Água cristalina começa a sair da mangueira, o teste foi bem-sucedido. O sistema de purificação de água por meio de energias renováveis funciona. Está quente e o sol está começando a se pôr atrás das grossas montanhas de um verde escuro. Alguns aplausos caíram das poucas testemunhas que permaneceram até o final da montagem.
Poderia se pensar que estamos descrevendo o final do filme “O menino que descobriu o vento”, quando William Kamkwamba, o garoto protagonista de treze anos de Malaui, conseguiu fazer funcionar um sistema de bombeamento alimentado com um aerogerador para levar água potável à sua aldeia pela primeira vez. No filme, vemos o culto ao sacrifício do menino e uns poucos colegas, que, em um ambiente com as condições mais extremas possíveis, consegue ser o herói que salva sua família. Ficamos comovidos porque uma criança, sem ajuda além de seus amigos e um pouco de quinquilharia velha, seja capaz de tal realização.
Mas não, não estamos no Malawi, estamos na Colômbia e aqui não há nenhuma criança para salvar a família com um rádio antigo. Não posso lhes dizer o lugar em particular por razões de segurança, porque aqui o culto ao herói não se paga justamente com filmes de Hollywood. Esta é uma área isolada e abandonada do estado que há muitos anos sofre um conflito armado, que nem mesmo lembra como começou. Assim, existem várias áreas no país: após a assinatura do Acordo de paz, foram criadas com o objetivo de reincorporar os ex-combatentes à vida civil através de pequenos núcleos habitacionais conhecidos como espaços de formação e reintegração territoriais (ETCR).
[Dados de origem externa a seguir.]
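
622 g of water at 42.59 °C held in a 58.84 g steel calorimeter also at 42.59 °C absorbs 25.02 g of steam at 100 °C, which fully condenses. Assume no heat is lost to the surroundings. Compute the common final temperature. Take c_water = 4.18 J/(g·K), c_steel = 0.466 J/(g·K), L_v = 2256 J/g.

T_f ≈ 65.4 °C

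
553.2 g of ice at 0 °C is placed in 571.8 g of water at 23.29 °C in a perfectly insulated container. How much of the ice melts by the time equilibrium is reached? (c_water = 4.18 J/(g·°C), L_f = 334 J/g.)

m_melted ≈ 167 g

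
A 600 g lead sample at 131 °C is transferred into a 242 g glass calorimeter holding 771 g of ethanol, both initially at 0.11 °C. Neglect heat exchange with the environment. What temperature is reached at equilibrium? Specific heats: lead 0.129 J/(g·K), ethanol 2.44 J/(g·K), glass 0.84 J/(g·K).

T_f ≈ 4.8 °C

Setting the total heat transfer to zero:
600·0.129·(T − 131) + 771·2.44·(T − 0.11) + 242·0.84·(T − 0.11) = 0
77.4(T − 131) + 1881.2(T − 0.11) + 203.28(T − 0.11) = 0
2161.9 T = 10369
T ≈ 4.80 °C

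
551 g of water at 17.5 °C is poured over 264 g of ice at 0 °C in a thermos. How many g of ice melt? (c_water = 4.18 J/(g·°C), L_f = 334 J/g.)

m_melted ≈ 121 g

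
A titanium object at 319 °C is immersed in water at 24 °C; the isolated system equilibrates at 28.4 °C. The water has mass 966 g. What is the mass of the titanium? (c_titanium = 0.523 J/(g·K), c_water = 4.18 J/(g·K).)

Net heat exchanged in the isolated system is zero:
m·0.523·(28.4 − 319) + 966·4.18·(28.4 − 24) = 0
-151.98 m = -17767
m = -17767/-151.98 ≈ 116.9 g

m ≈ 117 g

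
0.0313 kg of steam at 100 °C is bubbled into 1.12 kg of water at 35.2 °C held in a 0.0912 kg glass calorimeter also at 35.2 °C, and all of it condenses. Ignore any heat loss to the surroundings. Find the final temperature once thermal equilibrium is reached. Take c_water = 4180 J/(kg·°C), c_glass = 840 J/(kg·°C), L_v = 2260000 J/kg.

T_f ≈ 51.4 °C

Conservation of energy gives ΣQ = 0:
steam→water at 100 °C releases m L_v = 0.0313·2260000 = 70738
  condensate cools 100→T: 0.0313·4180·(T − 100) = 130.83(T − 100)
  water warms: 1.12·4180·(T − 35.2) = 4681.6(T − 35.2)
  cup: 76.61(T − 35.2)
4889 T = 70738 + 13083 + 167489 = 251310
T ≈ 51.40 °C — below 100 °C, confirming all the steam condensed.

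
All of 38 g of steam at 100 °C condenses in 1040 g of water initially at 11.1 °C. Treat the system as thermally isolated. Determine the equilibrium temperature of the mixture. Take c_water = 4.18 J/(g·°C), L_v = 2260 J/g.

Energy balance with sensible and latent terms:
latent heat released on condensation: 38×2260 = 85880
  condensed water 100 °C→T: 158.84(T − 100)
  original water: 4347.2(T − 11.1)
4506 T = 85880 + 15884 + 48254 = 150018
T ≈ 33.29 °C — below 100 °C, confirming all the steam condensed.

T_f ≈ 33.3 °C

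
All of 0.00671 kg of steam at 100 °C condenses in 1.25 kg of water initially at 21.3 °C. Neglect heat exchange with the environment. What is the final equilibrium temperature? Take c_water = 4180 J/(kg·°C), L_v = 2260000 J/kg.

T_f ≈ 24.6 °C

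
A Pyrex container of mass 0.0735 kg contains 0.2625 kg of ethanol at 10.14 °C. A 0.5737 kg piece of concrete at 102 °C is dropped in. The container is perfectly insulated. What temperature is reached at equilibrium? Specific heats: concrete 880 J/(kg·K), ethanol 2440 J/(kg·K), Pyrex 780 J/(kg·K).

Taking heat into each body as positive, Σ m c ΔT = 0:
0.5737·880·(T − 102) + 0.2625·2440·(T − 10.14) + 0.0735·780·(T − 10.14) = 0
1202.7 T = 58571
T = 58571 / 1202.7 = 48.7 °C

T_f ≈ 48.7 °C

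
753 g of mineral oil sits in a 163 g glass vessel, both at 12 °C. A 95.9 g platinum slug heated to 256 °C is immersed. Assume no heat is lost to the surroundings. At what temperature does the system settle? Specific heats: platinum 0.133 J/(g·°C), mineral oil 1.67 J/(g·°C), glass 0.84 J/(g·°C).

Energy conservation, ΣQ = 0:
95.9·0.133·(T − 256) + 753·1.67·(T − 12) + 163·0.84·(T − 12) = 0
12.75(T − 256) + 1257.5(T − 12) + 136.92(T − 12) = 0
(12.75 + 1257.5 + 136.92) T = 12.75·256 + 1257.5·12 + 136.92·12
T = 19998 / 1407.2 = 14.2 °C

T_f ≈ 14.2 °C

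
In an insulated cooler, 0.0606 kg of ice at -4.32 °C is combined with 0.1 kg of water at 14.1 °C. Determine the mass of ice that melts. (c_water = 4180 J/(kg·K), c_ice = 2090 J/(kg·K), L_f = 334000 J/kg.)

m_melted ≈ 0.016 kg

Cooling the water to 0 °C releases 0.1×4180×14.1 = 5893.8 J.
Of that, 0.0606×2090×4.32 = 547.15 J goes to bring the ice to 0 °C, leaving 5346.7 J.
To melt every bit of ice: 0.0606×334000 = 20240 J.
That's not enough to melt it all — equilibrium is at 0 °C with ice remaining.
Mass melted = 5346.7/334000 ≈ 0.01601 kg.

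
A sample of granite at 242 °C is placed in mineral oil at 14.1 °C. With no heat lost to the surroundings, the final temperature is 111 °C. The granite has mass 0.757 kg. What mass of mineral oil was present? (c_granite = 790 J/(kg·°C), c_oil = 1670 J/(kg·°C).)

m ≈ 0.484 kg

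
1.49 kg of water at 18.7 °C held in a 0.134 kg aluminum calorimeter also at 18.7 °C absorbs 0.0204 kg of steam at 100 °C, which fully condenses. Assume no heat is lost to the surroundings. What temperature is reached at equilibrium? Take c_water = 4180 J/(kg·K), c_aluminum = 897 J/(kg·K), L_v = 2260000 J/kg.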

Eles deveriam ser lugares temporários, que serviriam como uma transição para a vida civil.
Então, estamos em um município que tem uma ETCR por perto e a maioria das famílias tem saído para se instalar em casinhas de madeira. Há dois anos começou um projeto de energização patrocinado pela Organização das Nações Unidas (ONU) e, devido às condições ambientais, a energia solar foi preferida, já que ao contrário do menino que descobriu o vento, aqui há pouco vento e muito sol. Na fase de preconcepção do projeto, trabalhamos com a comunidade para estabelecer seus interesses e o que considerava ser a principal necessidade em serviços básicos. Ao contrário dos engenheiros, que achavam que a comunidade precisava de água potável, a comunidade priorizou a eletricidade, pois a maioria das famílias tem celular, rádio, geladeira e algumas até televisão. Pelo contrário, a água foi tratada à sua maneira desde sempre. No final, optou-se por colocar kits solares em cada casa habitada, a estrutura era de madeira com a condição de que pudessem ser desmontadas e transportadas como se fosse mais um eletrodoméstico da casa, tudo ficou modular. Devido à incerteza da situação, a mudança para outro território é evidente e eles não querem perder sua fonte de energia. Soluções locais de purificação de água movidas a energia solar também foram implementadas, mas isso não gerou o mesmo entusiasmo de poder carregar o celular.
“Para nós é muito importante entender como esses painéis são montados e desmontados”, disse Dom Rogelio com insistência. “Não sabemos se a qualquer momento temos que sair e levar o que pudermos”, continuou ele com a cara de quem sabe o que é deixar tudo e fugir. “Você está preocupado com a permanência dos sistemas de purificação de água? Eles não podem ser portáteis”. Um aceno de cabeça e um sorriso tranquilizador. “Sempre soubemos tirar e tratar a água, aqui somos todos estômagos duros”, disse ele brincando enquanto apontava para o engenheiro que viera de Bogotá para coordenar a instalação.
Poucos aplausos ao ver a água cristalina saindo da mangueira. Don Rogelio olha para fora e convida o engenheiro para tomar uma cerveja gelada. As primeiras a sair do pequeno refrigerador novo movido a energia solar.